LG AUTONOMY: BETWEEN GOVERNORS’ RESISTANCE & A PRESIDENT’S CHARGE
President Bola Ahmed Tinubu’s renewed call for the financial autonomy of local governments is not just timely; it is urgent. Speaking at the 14th meeting of the APC National Caucus, the President did what many Nigerians have long expected of a leader who understands the roots of Nigeria’s governance crisis: he confronted, once again, the entrenched resistance of state governors to genuine grassroots governance.
In July 2024, the Supreme Court of Nigeria, in a unanimous judgment by a seven-member panel, affirmed the financial autonomy of the country’s 774 local government councils. The apex court did not equivocate. It upheld the suit brought by the Federal Government and made it clear that local governments are a constitutionally recognized tier of government, not administrative appendages of state governors.
Yet, months after the historic ruling, implementation remains stalled.
President Bola Tinubu’s words cut to the heart of the matter: “There is no autonomy without funded mandate… we’ll give them their money directly. That’s the truth. That’s compliance of the Supreme Court.” In one stroke, the President exposed the hypocrisy that has defined Nigeria’s federalism for decades.
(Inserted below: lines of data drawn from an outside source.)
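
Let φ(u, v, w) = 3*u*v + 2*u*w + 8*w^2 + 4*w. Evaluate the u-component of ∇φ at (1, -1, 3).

3

(∇φ)_1 = ∂φ/∂u = 3*v + 2*w
At (1, -1, 3): 3.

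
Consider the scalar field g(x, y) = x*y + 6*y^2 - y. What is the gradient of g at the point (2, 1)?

(1, 13)

∂g/∂x = y
∂g/∂y = x + 12*y - 1
∇g = (y, x + 12*y - 1)
At (2, 1): (1, 13).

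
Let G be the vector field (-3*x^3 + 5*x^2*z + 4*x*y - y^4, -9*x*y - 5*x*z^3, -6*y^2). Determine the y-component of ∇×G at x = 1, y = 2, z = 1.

5

(∇×G)_2 = ∂G₁/∂z − ∂G₃/∂x
= 5*x^2 − (0)
= 5*x^2
At (1, 2, 1): 5.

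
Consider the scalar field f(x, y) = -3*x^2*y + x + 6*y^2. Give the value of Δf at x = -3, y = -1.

18

∂²f/∂x² = -6*y
∂²f/∂y² = 12
∇²f = -6*y + 12
At (-3, -1): 18.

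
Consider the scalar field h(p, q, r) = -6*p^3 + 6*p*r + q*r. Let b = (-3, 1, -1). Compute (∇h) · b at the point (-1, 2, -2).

92

∂h/∂p = -18*p^2 + 6*r
∂h/∂q = r
∂h/∂r = 6*p + q
∇h at (-1, 2, -2) = (-30, -2, -4)
∇h · b = (-30)(-3) + (-2)(1) + (-4)(-1) = 92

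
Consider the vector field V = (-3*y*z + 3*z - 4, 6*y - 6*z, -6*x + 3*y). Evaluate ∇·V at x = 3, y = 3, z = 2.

6

∂V₁/∂x = 0
∂V₂/∂y = 6
∂V₃/∂z = 0
∇·V = 6
At (3, 3, 2): 6.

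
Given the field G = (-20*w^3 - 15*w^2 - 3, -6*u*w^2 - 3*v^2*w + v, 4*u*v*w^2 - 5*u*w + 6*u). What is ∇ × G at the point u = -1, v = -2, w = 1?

(∇×G)₁ = ∂G₃/∂v − ∂G₂/∂w = 4*u*w^2 + 12*u*w + 3*v^2
(∇×G)₂ = ∂G₁/∂w − ∂G₃/∂u = -4*v*w^2 - 60*w^2 - 25*w - 6
(∇×G)₃ = ∂G₂/∂u − ∂G₁/∂v = -6*w^2
∇×G = (4*u*w^2 + 12*u*w + 3*v^2, -4*v*w^2 - 60*w^2 - 25*w - 6, -6*w^2)
At (-1, -2, 1): (-4, -83, -6).

(-4, -83, -6)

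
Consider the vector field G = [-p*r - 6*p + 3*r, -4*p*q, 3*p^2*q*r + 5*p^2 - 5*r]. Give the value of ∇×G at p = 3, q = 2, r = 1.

(27, -66, -8)

(∇×G)₁ = ∂G₃/∂q − ∂G₂/∂r = 3*p^2*r
(∇×G)₂ = ∂G₁/∂r − ∂G₃/∂p = -6*p*q*r - 11*p + 3
(∇×G)₃ = ∂G₂/∂p − ∂G₁/∂q = -4*q
∇×G = (3*p^2*r, -6*p*q*r - 11*p + 3, -4*q)
At (3, 2, 1): (27, -66, -8).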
In the face of the unprecedented increase in monthly allocations to states as a result of fuel subsidy removal, the resistance of state governors to local government autonomy is not ideological; it is self-serving. Despite the Supreme Court landmark judgment, state governors are still treating local government funds as personal war chests, funneled through the opaque State-Local Government Joint Accounts.
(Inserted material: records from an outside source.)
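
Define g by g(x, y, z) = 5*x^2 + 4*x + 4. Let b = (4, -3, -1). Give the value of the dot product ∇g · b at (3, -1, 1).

136

∂g/∂x = 10*x + 4
∂g/∂y = 0
∂g/∂z = 0
∇g at (3, -1, 1) = (34, 0, 0)
∇g · b = (34)(4) + (0)(-3) + (0)(-1) = 136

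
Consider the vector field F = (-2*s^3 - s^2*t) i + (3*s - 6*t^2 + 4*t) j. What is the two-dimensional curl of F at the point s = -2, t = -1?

7

∂F₂/∂s = 3
∂F₁/∂t = -s^2
Scalar curl = s^2 + 3
At (-2, -1): 7.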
These funds, meant for primary healthcare, rural roads, basic education, markets, and sanitation, are never accounted for. A meagre amount is often released for the payment of salaries to local government employees, at the whim of governors.
The result is visible across Nigeria: comatose local councils, abandoned rural infrastructure, and chairmen who answer more to governors than to the people who “elected” them.
How can governors, who claim to be champions of federalism, justify their stranglehold on the tier of government closest to the people? How can they preach accountability while presiding over a system that institutionalizes théft and suffocates development at the grassroots?
President Tinubu deserves commendation for standing firmly on the side of constitutionalism and local government autonomy. His insistence that councils must receive their funds directly is a bold affirmation of the rule of law. It signals a departure from decades of political cowardìce.
However, moral clarity must now translate into administrative urgency. A Supreme Court judgment does not implement itself. While presidential speeches matter, what Nigeria needs now is decisive executive action. The Federal Government must move swiftly to operationalize direct disbursement of local government funds, issue clear guidelines, and close every loophole that the governors have been exploiting.
If governors are allowed to continue frustrating implementation, the authority of the Supreme Court itself will be weakened, and the message sent to Nigerians will be dangerous: that powerful political actors can ignore court judgments without consequence.
What is at stake is more than local government funding; it is the future of democratic governance in Nigeria. Local governments are meant to be schools of democracy, nurseries for leadership, and engines of local development. When they are crippled, democracy is hollowed out from the bottom.

State governors must be told, unequivocally, that local government autonomy is not a favour to be granted at their convenience. It is a constitutional obligation. Their continued resistance is an indictment of their commitment to democracy and development.